Los títulos de Atrápame si puedes compendian la tra­ma narrativa del filme, a modo de síntesis plástica. El re­lato identifica a los protagonistas, desvelando parte de los acontecimientos de la trama y dejando clara la tónica de la película.

Tras rodar Artificial Intelligence (2001) y Minority Re­port (2002), Steven Spielberg acometió el rodaje de su vigesimosegundo largometraje: Atrápame si puedes (Catch Me If You Can, 2002).

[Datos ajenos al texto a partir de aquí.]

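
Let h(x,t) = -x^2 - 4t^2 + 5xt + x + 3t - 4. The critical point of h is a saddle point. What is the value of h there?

∂h/∂x = -2x + 5t + 1 = 0 and ∂h/∂t = 5x - 8t + 3 = 0, so (x, t) = (-23/9, -11/9).
The Hessian has h_{xx} = -2, h_{tt} = -8, h_{xt} = 5, giving D = -9 < 0, so the point is a saddle point.
h(-23/9, -11/9) = -64/9.

-64/9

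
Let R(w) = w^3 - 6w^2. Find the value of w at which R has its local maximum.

0

R'(w) = 3w^2 - 12w = 0 at w = 0, 4.
Second-derivative test with R''(w) = 6w - 12: R''(0) = -12 < 0 ⇒ local maximum; R''(4) = 12 > 0 ⇒ local minimum.
Thus R has its local maximum at w = 0, with value 0.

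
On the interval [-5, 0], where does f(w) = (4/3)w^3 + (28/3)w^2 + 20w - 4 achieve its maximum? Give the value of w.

0

f'(w) = 4w^2 + (56/3)w + 20, which vanishes at w = -3 and w = -5/3.
Candidates: f(-5) = -112/3,  f(-3) = -16,  f(-5/3) = -1424/81,  f(0) = -4.
Hence the absolute maximum is -4 at w = 0.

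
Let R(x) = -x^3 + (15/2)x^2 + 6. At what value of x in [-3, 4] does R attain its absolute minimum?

The derivative is -3x^2 + 15x, whose only zero in [-3, 4] is x = 0.
Evaluating at the critical points and endpoints: R(-3) = 201/2; R(0) = 6; R(4) = 62.
The minimum over the interval is 6, attained at x = 0.

0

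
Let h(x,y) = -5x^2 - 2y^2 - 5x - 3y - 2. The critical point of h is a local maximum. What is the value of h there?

∂h/∂x = -10x - 5 = 0 and ∂h/∂y = -4y - 3 = 0, so (x, y) = (-1/2, -3/4).
The Hessian has h_{xx} = -10, h_{yy} = -4, h_{xy} = 0, giving D = 40 > 0 with h_{xx} < 0, so the point is a local maximum.
h(-1/2, -3/4) = 3/8.

3/8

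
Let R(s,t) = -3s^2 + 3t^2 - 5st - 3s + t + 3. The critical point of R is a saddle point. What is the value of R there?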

La tercera película del ci­neas­ta estadounidense en so­lo dieciocho meses, narra la historia de Frank Abagnale Jr.: falsificador e impostor, nacido en el año 1948, se hi­zo pasar antes de cumplir los veinte años por médico, pi­loto de avión y abogado. Este sofisticado thri­ller, en el que cabe todo -aventura, drama, romance, co­media y suspense-, constituye un homenaje a los filmes de espio­na­je y estafas de los años sesenta. Gracias a la elabora­da y deslumbrante reconstrucción histórica rea­lizada por Jeannine Oppewall y Sarah Knowles; la cá­lida y dora­da iluminación de Janusz Kaminski; el ves­tuario de épo­ca de Mary Zophres; y la magistral ban­da sonora de John Williams, el espectador se sumerge en un mun­do idílico y atrevido, propio de los lar­gometrajes de la dé­cada, donde conviven elegancia y seducción junto a so­ledad y desengaño. Un retrato de una década marcada por cambios sociales y culturales, ideales frustra­dos, confrontaciones internacionales, mo­vimientos re­volucionarios y la irrupción de numerosas corrientes de protesta.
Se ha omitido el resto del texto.